Television shows us every spectacular act of nature but it is different being there and watching it yourself through a pair of binoculars, a much finer pair of binoculars than we have at home, by the way. I suppose we spent a couple of hours or so walking there and back, waiting for the rooks to rise, and then they did rise, some 30,000 or so according to our friend & host.
The weather was kind, bright at moments, the wind hard on the ears. It tends to drop as it gets dark, said our host, and I suppose it did. As the sky moved through dusk, which doesn't take very long, shapes became silhouettes, and the river glowed all the more brightly under starlight and a largely clear sky. The pub at the bend glittered as if it were still Christmas, and two or three smaller lit houses were pinpoint sharp.
We were working out which painter would have painted the late dusk in this way. If it were a city Atkinson Grimshaw would have done it, near the sea it might have been William Dyce. Norman Ackroyd might have etched it, but the pools of water were steely and electric, or maybe not so much steel as mercury, and though there was hardly any colour left, except in the river that was now reflecting the starlight, you still felt - crazy as it sounds - the pressure of colour, that the medium of the marshes wasn't black and white but deep sombre tones of green. Looking at the illuminated pub further down the path there was even a touch of Magritte about the scene, not so much pastoral as filmic.
I am so unfamiliar with nature - I can recognise a decent number of birds if they come near enough - that meeting it is like being on the other side of a mirror, inhabiting not one's own subjective imagination but the domain of a different subjectivity; being aware of oneself as a minor phenomenon in the eyes of something with views of its own.
Maybe this is the kind of mysticism that settles on urban people when put down by a rural river at night. It is a mysticism about which I feel as sceptical as I do about most other kinds of mysticism, but that doesn't mean I fail to notice it's there in me. And our hosts and friends, who are proper wide-cultured scientists, would probably do well to dismiss such mystical feeling, pointing to deeper and more intricate workings, to the multiple systems and microcosms of a world that, to a visitor, seems to constitute a unity.

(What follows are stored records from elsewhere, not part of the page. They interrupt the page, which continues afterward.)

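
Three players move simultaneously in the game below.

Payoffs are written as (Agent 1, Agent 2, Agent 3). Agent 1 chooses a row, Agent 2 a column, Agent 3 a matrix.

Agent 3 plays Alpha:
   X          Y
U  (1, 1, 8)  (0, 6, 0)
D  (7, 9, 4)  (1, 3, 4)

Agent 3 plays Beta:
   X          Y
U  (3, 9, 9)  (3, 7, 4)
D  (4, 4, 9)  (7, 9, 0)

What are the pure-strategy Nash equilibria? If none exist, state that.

none

Agent 1 against (X, Alpha): payoffs 1, 7 → best response D.
Agent 1 against (X, Beta): payoffs 3, 4 → best response D.
Agent 1 against (Y, Alpha): payoffs 0, 1 → best response D.
Agent 1 against (Y, Beta): payoffs 3, 7 → best response D.
Agent 2 against (U, Alpha): payoffs 1, 6 → best response Y.
Agent 2 against (U, Beta): payoffs 9, 7 → best response X.
Agent 2 against (D, Alpha): payoffs 9, 3 → best response X.
Agent 2 against (D, Beta): payoffs 4, 9 → best response Y.
Agent 3 against (U, X): payoffs 8, 9 → best response Beta.
Agent 3 against (U, Y): payoffs 0, 4 → best response Beta.
Agent 3 against (D, X): payoffs 4, 9 → best response Beta.
Agent 3 against (D, Y): payoffs 4, 0 → best response Alpha.
No profile is a mutual best response for all players.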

In the end we thank our host for taking us to the place and feel privileged to have seen it. On the other side of the river, by the small brightly lit station that is not expecting any trains, small groups of people were standing, observing exactly the same events as we were, both of us possibly influencing the events we were noting by our presence, noting each others presence too, just as the rooks note ours before retiring to their roosts in woods to which they have returned for generations.